Acharya Rajendrasuri (1826–1906) was a major reformer of the 18th and 19th century in the Śvetāmbara sect of Jainism. He was born on 3 December 1827, at Bharatpur (Rajasthan), in the family of the businessman named Rishabhadas Parakh. His born name was Ratna Raj. He had a religious bent of mind. He renounced the worldly life and was initiated as Jain yati by Hemavijayaji at Udaipur in 1846 AD. He had studied diligently the Jain scriptures, philosophy, literature, grammar, rhetoric, lexicography, etc. under Acharya Pramodsuri and Jain Monk Sagarchandji, the well-known yatis of the age, and soon he acquired proficiency. He raised his voice against the corrupt and luxurious life of the Jain yatis and condemned their abundance of possession and insisted on a pious ideal life in accordance with the principles laid down by Jain Tirthankaras and Jain holy scriptures. He also took vigorous attempts to reform the institution of Jain yati and place it on sound, simple and rational principles, and get rid of its age old traditions and superstitions. Though opposed in the initial stages, the attempts of Rajendrasuri were ultimately crowned with success. As a result of this, the Jain yatis/Monk had given up their worldly life and surrendered their princely symbols like silver rods, chanwar, palkhi, arms, etc. to the Jain temples, and took solemn oath to lead a life of purity, simplicity, non-possession, non-violence, teaching and preaching. Thus Rajendrasuri reformed and simplified the Jain yati/monk institution, Tristutik sect of Jainism, and a new life of revivalism was infused in them. His other achievements were restoration and reconstruction of Jain temples and installation of Jain images and establishment of different socio-religious organizations for the uplift of the Jains and propagation of Jainism.

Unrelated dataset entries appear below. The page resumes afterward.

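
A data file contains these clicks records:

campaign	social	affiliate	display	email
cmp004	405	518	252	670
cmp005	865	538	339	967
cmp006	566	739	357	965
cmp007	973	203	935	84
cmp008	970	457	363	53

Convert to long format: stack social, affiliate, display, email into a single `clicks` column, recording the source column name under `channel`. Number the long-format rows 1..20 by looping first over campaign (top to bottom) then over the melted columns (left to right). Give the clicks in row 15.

20 rows total (5 × 4). Row 15: index ⌊(15-1)/4⌋ = 3 into campaign → cmp007; (15-1) mod 4 = 2 into the melted columns → display.
So row 15 is (cmp007, display, 935); clicks = 935.

935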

On Friday 21 December 1906, Vikram Samvat 1963 Poush Shukla Saptami, the great helping nature, Religious-Preacher Acharya Rajendrasuri laid down his body for the Moksha Prapti (for heaven) until death in a still Samadhi. He was considered a great saint, who was in his own a different kind, having the same day of birth and death.

Every year, devotees from all over the world (in lakhs) gather here to attain the Spiritual and Chamatkarik Aarti of Acharya Rajendrasuri on his birth and Nirvana day in the month of Poush Shukla paksha Saptami.